David StevensonDavid Stevenson
Standup 4/26/2010: Ruby hack night with Sarah Mei
edit Posted by David Stevenson on Monday April 26, 2010 at 10:03AM

Interesting Things

  • Given a list of IDs, how do you find which ones are not in the database?
ids = [1,2,3,4,5,0]
missing_ids = ids - Model.find_all_by_id(ids).collect(&:id)
  • Sarah Mei is hosting a Ruby Hack Night at pivotal labs tomorrow at 7PM (Tues April 27th. 731 Market St Floor 3, San Francisco).
  • There is an android users group tomorrow. We don't know any more about it than that.

Comments

  1. WT WT on April 26, 2010 at 11:49PM

    You don't want to instantiate those objects. Wow.

    Use #select or use a method from ActiveRecord::ConnectionAdapters::DatabaseStatements.

    ids = [1,2,3,4444444] missing_ids = ids - Model.select(:id).where(id: ids).all.map(&:id)

  2. Sam Sam on April 27, 2010 at 04:05PM

    Yep, or pre r3:

    ids - Model.all(:conditions => {:id => ids}, :select => [:id]).collect(&:id)
    

    I thought that exists? might work for this, but you'd have to iterative over ids, generating loads more queries than you need. You can pass it conditions, but it will return a simple 'true' if ANY of the records have that ID.
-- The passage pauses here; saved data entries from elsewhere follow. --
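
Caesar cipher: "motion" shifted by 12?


Word: "motion"
Shift: 12
Each letter → (letter + shift) mod 26:
  'm' (12) + 12 = 24 → 'y'
  'o' (14) + 12 = 0 → 'a'
  't' (19) + 12 = 5 → 'f'
  'i' (8) + 12 = 20 → 'u'
  'o' (14) + 12 = 0 → 'a'
  'n' (13) + 12 = 25 → 'z'
Result = "yafuaz"


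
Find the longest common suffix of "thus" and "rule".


Word 1: "thus"
Word 2: "rule"
Comparing from end:
  Pos -1: 's' != 'e' (stop)
LCS = "" (length 0)


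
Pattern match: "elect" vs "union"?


Pattern of "elect": [0, 1, 0, 2, 3]
Pattern of "union": [0, 1, 2, 3, 1]
Patterns do not match
Same pattern = No


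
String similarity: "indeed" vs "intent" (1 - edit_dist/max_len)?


Word 1: "indeed" (length 6)
Word 2: "intent" (length 6)
One optimal edit sequence:
  1. keep 'i'
  2. keep 'n'
  3. substitute 'd' -> 't'  (+1)
  4. keep 'e'
  5. substitute 'e' -> 'n'  (+1)
  6. substitute 'd' -> 't'  (+1)
Edit distance = 3
Max length = max(6, 6) = 6
Similarity = 1 - 3/6
= 0.5000


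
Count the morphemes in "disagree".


Word: "disagree"
Morphemes: dis- + agree
Each morpheme carries meaning
= 2 morphemes


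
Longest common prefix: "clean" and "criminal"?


Word 1: "clean"
Word 2: "criminal"
Comparing from start:
  Pos 0: 'c' == 'c'
  Pos 1: 'l' != 'r' (stop)
LCP = "c" (length 1)


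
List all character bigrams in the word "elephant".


Word: "elephant" (length 8)
Number of bigrams = 8 - 2 + 1 = 7
  Position 0: "el"
  Position 1: "le"
  Position 2: "ep"
  Position 3: "ph"
  Position 4: "ha"
  Position 5: "an"
  Position 6: "nt"
Bigrams = "el", "le", "ep", "ph", "ha", "an", "nt"


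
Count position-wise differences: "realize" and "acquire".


Comparing character by character (same length = 7):
  Pos 0: 'r' vs 'a' !=
  Pos 1: 'e' vs 'c' !=
  Pos 2: 'a' vs 'q' !=
  Pos 3: 'l' vs 'u' !=
  Pos 4: 'i' vs 'i' =
  Pos 5: 'z' vs 'r' !=
  Pos 6: 'e' vs 'e' =
Hamming distance = 5


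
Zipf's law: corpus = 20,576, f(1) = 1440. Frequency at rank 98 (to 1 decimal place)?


Zipf's law: f(r) = f(1) / r
f(1) = 1440
f(98) = 1440 / 98
= 14.7 occurrences


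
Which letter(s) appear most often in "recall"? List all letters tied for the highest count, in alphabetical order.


Word: "recall"
Letter counts:
  'a': 1
  'c': 1
  'e': 1
  'l': 2
  'r': 1
Maximum count = 2
Most frequent = 'l' (2 times each)


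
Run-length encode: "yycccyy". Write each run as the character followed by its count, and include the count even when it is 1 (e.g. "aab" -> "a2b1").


String: "yycccyy"
Scanning for consecutive runs:
  'y' x 2
  'c' x 3
  'y' x 2
RLE = "y2c3y2"


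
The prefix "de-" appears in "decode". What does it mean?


Prefix: de-
Example: decode (de- + code)
Meaning = remove / reverse


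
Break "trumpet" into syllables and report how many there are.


Word: "trumpet"
Syllable breakdown: trum / pet
Counting: 2 parts
= 2 syllables


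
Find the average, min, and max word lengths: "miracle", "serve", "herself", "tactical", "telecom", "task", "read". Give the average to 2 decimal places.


Lengths: "miracle"=7, "serve"=5, "herself"=7, "tactical"=8, "telecom"=7, "task"=4, "read"=4
Sum = 42, Count = 7
Average = 42/7 = 6.00
= avg=6.00, min=4, max=8


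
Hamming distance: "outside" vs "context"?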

  3. David Stevenson David Stevenson on April 28, 2010 at 10:33AM

    Regardless of WT or Sam's solution, you're still instantiating objects. Thanks for pointing out that we should only be brining back the IDs, however, that can be a big performance win. If you really only want the IDs and not objects, you'd have to write straight SQL (which isn't very rails friendly):

    ids - Model.connection.select_values("SELECT #{Model.primary_key} FROM #{Model.table_name} WHERE #{Model.primary_key} IN (#{ids.join(",")})").collect(&:to_i)

    The above statement doesn't use adapter-specific column or table name quoting, which would have made it even more generic for non-mysql adapters.
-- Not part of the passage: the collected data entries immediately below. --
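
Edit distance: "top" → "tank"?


Word 1: "top" (length 3)
Word 2: "tank" (length 4)
One optimal edit sequence (insert/delete/substitute each cost 1):
  1. keep 't'
  2. insert 'a'  (+1)
  3. substitute 'o' -> 'n'  (+1)
  4. substitute 'p' -> 'k'  (+1)
Total edit operations: 3
Edit distance = 3


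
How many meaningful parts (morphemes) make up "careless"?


Word: "careless"
Morphemes: care + -less
Each morpheme carries meaning
= 2 morphemes


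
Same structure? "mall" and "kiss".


Pattern of "mall": [0, 1, 2, 2]
Pattern of "kiss": [0, 1, 2, 2]
Patterns match
Same pattern = Yes


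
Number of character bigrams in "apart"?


Word: "apart" (length 5)
Number of 2-grams = length - 2 + 1 = 5 - 2 + 1
= 4


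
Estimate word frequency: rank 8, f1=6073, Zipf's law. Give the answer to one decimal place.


Zipf's law: f(r) = f(1) / r
f(1) = 6073
f(8) = 6073 / 8
= 759.1 occurrences


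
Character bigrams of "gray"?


Word: "gray" (length 4)
Number of bigrams = 4 - 2 + 1 = 3
  Position 0: "gr"
  Position 1: "ra"
  Position 2: "ay"
Bigrams = "gr", "ra", "ay"


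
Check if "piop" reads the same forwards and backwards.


Word: "piop"
Reversed: "poip"
Forward == Backward? piop != poip
Palindrome = No


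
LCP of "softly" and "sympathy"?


Word 1: "softly"
Word 2: "sympathy"
Comparing from start:
  Pos 0: 's' == 's'
  Pos 1: 'o' != 'y' (stop)
LCP = "s" (length 1)


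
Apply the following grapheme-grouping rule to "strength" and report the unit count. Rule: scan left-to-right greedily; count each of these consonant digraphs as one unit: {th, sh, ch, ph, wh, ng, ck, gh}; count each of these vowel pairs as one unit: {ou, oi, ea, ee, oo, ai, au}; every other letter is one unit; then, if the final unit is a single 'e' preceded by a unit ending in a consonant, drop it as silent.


Word: "strength" (8 letters)
Left-to-right scan:
  1. 's' (letter)
  2. 't' (letter)
  3. 'r' (letter)
  4. 'e' (letter)
  5. 'ng' (digraph)
  6. 'th' (digraph)
Units from scan: 6
Sound units = 6 units


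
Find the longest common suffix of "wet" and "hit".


Word 1: "wet"
Word 2: "hit"
Comparing from end:
  Pos -1: 't' == 't'
  Pos -2: 'e' != 'i' (stop)
LCS = "t" (length 1)


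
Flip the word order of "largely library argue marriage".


Original: "largely library argue marriage"
Words (1..n): largely | library | argue | marriage
Reversed (n..1): marriage | argue | library | largely
Result = "marriage argue library largely"


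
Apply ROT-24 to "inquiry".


Word: "inquiry"
Shift: 24
Each letter → (letter + shift) mod 26:
  'i' (8) + 24 = 6 → 'g'
  'n' (13) + 24 = 11 → 'l'
  'q' (16) + 24 = 14 → 'o'
  'u' (20) + 24 = 18 → 's'
  'i' (8) + 24 = 6 → 'g'
  'r' (17) + 24 = 15 → 'p'
  'y' (24) + 24 = 22 → 'w'
Result = "glosgpw"


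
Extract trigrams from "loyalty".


Word: "loyalty" (length 7)
Number of trigrams = 7 - 3 + 1 = 5
  Position 0: "loy"
  Position 1: "oya"
  Position 2: "yal"
  Position 3: "alt"
  Position 4: "lty"
Trigrams = "loy", "oya", "yal", "alt", "lty"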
  4. Joseph Palermo Joseph Palermo on April 28, 2010 at 11:54PM

    Also, it wasn't stated originally, but there was an object caching layer (via cache money I think) that direct SQL access would have bypassed.

  5. fetion fetion on May 04, 2010 at 07:29PM

    You can pass it conditions, but it will return a simple 'true' if ANY of the records have that ID.